New investors will find great comfort and emotional attachment from buying Silver coins. You can expect to pay more for a Silver coin than its Silver bullion counterparts, but because of the coin’s scarcity and collectibility, you’ll have a more fulfilling buying experience. There is almost an unlimited variety of Silver coins for your investing pleasure.
Since the price of gold tends to be dramatically cyclical, subject to many factors involving supply and demand, it can be quite difficult to valuate gold in an environment of constantly depreciating paper currencies. One way to valuate gold is to compare it to the price of stocks, which tends to be more stable. The Dow/gold ratio is the Dow Jones Industrial Average relative to gold's price per ounce (or how many ounces of gold the Dow can buy). A high Dow/gold ratio means stocks are overpriced and gold is cheap, while a low Dow/gold ratio means gold is overpriced and stocks are cheap. One should consider buying stocks and selling gold when the Dow/gold ratio falls well below the historic trend-line (which has recently averaged about 20 or higher). Conversely, one might consider selling stocks and buying gold when the Dow/gold ratio is significantly above the historic trend-line.
Some people out there appreciate the true beauty of a beautifully minted silver coin. Take the coins from the famous American Silver Eagle program for example, with obverses featuring Weinman’s beautiful Walking Liberty and the reverses depicting Mercanti’s rendition of a Bald Eagle and a shield, a symbol of American strength and pride. Collectors buy these products for their ‘artistic’ or ‘collectible’ value rather than their melt value. For them, there is no right or wrong; they should pick the products that they consider aesthetically appealing.

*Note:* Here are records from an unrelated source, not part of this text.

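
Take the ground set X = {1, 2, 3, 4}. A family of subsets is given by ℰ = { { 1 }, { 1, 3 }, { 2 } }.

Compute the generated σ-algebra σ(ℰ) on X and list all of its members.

|σ(ℰ)| = 16.  σ(ℰ) = { {  }, { 1 }, { 2 }, { 3 }, { 4 }, { 1, 2 }, { 1, 3 }, { 1, 4 }, { 2, 3 }, { 2, 4 }, { 3, 4 }, { 1, 2, 3 }, { 1, 2, 4 }, { 1, 3, 4 }, { 2, 3, 4 }, X }

Derivation:
Start: ℰ ∪ {∅, X} = { {  }, { 1 }, { 2 }, { 1, 3 }, X }.
Step 1: +5 →
  { 1, 2 }  = { 2 } ∪ { 1 }
  { 2, 4 }  = complement { 1, 3 }
  { 1, 2, 3 }  = { 1, 3 } ∪ { 2 }
  { 1, 3, 4 }  = complement { 2 }
  { 2, 3, 4 }  = complement { 1 }
  [10 total]
Step 2 (3 new):
  { 4 }  = complement { 1, 2, 3 }
  { 3, 4 }  = complement { 1, 2 }
  { 1, 2, 4 }  = { 1, 2 } ∪ { 2, 4 }
  [13 total]
Step 3. New:
  { 3 }  = complement { 1, 2, 4 }
  { 1, 4 }  = { 4 } ∪ { 1 }
  [15 total]
Step 4: 1 new —
  { 2, 3 }  = complement { 1, 4 }
  [16 total]
Step 5: closed — nothing new.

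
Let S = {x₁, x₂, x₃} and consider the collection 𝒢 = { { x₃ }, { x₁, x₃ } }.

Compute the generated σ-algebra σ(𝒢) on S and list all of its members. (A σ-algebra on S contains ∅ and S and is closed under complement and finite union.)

Start: 𝒢 ∪ {∅, S} = { {}, { x₃ }, { x₁, x₃ }, S }.
Iteration 1. New:
  { x₂ }  = ᶜ of { x₁, x₃ }
  { x₁, x₂ }  = ᶜ of { x₃ }
  |family| = 6
Iteration 2: 1 new —
  { x₂, x₃ }  = { x₃ } ∪ { x₂ }
  |family| = 7
Iteration 3 (1 new):
  { x₁ }  = ᶜ of { x₂, x₃ }
  |family| = 8
After Iteration 4 the family is unchanged; done.

|σ(𝒢)| = 8.  σ(𝒢) = { {}, { x₁ }, { x₂ }, { x₃ }, { x₁, x₂ }, { x₁, x₃ }, { x₂, x₃ }, S }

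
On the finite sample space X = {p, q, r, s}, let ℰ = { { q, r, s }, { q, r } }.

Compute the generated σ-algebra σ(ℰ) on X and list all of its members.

Seed the family with ℰ together with ∅ and X: { {}, { q, r }, { q, r, s }, X }.
Pass 1 adds 2:
  { p }  = { q, r, s }ᶜ
  { p, s }  = { q, r }ᶜ
  (now 6)
Pass 2 adds 1:
  { p, q, r }  = { q, r } ∪ { p }
  (now 7)
Pass 3: +1 →
  { s }  = { p, q, r }ᶜ
  (now 8)
After Pass 4 the family is unchanged; done.

|σ(ℰ)| = 8.  σ(ℰ) = { {}, { p }, { s }, { p, s }, { q, r }, { p, q, r }, { q, r, s }, X }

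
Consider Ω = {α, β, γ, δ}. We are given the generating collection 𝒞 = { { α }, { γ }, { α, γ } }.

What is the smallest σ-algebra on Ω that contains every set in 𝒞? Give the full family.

σ(𝒞) (8 sets): { {  }, { α }, { γ }, { α, γ }, { β, δ }, { α, β, δ }, { β, γ, δ }, Ω }

Derivation:
Start: 𝒞 ∪ {∅, Ω} = { {  }, { α }, { γ }, { α, γ }, Ω }.
Round 1 (3 new):
  { β, δ }  = { α, γ }ᶜ
  { α, β, δ }  = { γ }ᶜ
  { β, γ, δ }  = { α }ᶜ
  [8 total]
Round 2 adds nothing — fixpoint reached.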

A. Gold's baseline, essential quality is its role as the only primary asset that is not someone else's liability. That separates gold from the majority of capital assets which in fact do rely on another's ability to pay, like bonds and bank savings, or the performance of the management, or some other delimiting factor, as is the case with stocks. The first chapter of the ABCs of Gold Investing ends with this: "No matter what happens in this country, with the dollar, with the stock and bond markets, the gold owner will find a friend in the yellow metal -- something to rely upon when the chips are down. In gold, investors will find a vehicle to protect their wealth. Gold is bedrock."
American Gold Eagle: The American Gold Eagle coin is the official gold bullion coin from the United States, and the coins debuted in 1986. Each Gold Eagle features 22-karat gold for both bullion, proof, and burnished coins. The bullion and proof coins include 1 oz, 1/2 oz, 1/4 oz, and 1/10 oz coins, while the burnished coin has just a 1 oz option. All coins feature Lady Liberty from Augustus Saint-Gaudens’ 1907 design on the obverse, with Miley Busiek’s family of bald eagles on the reverse.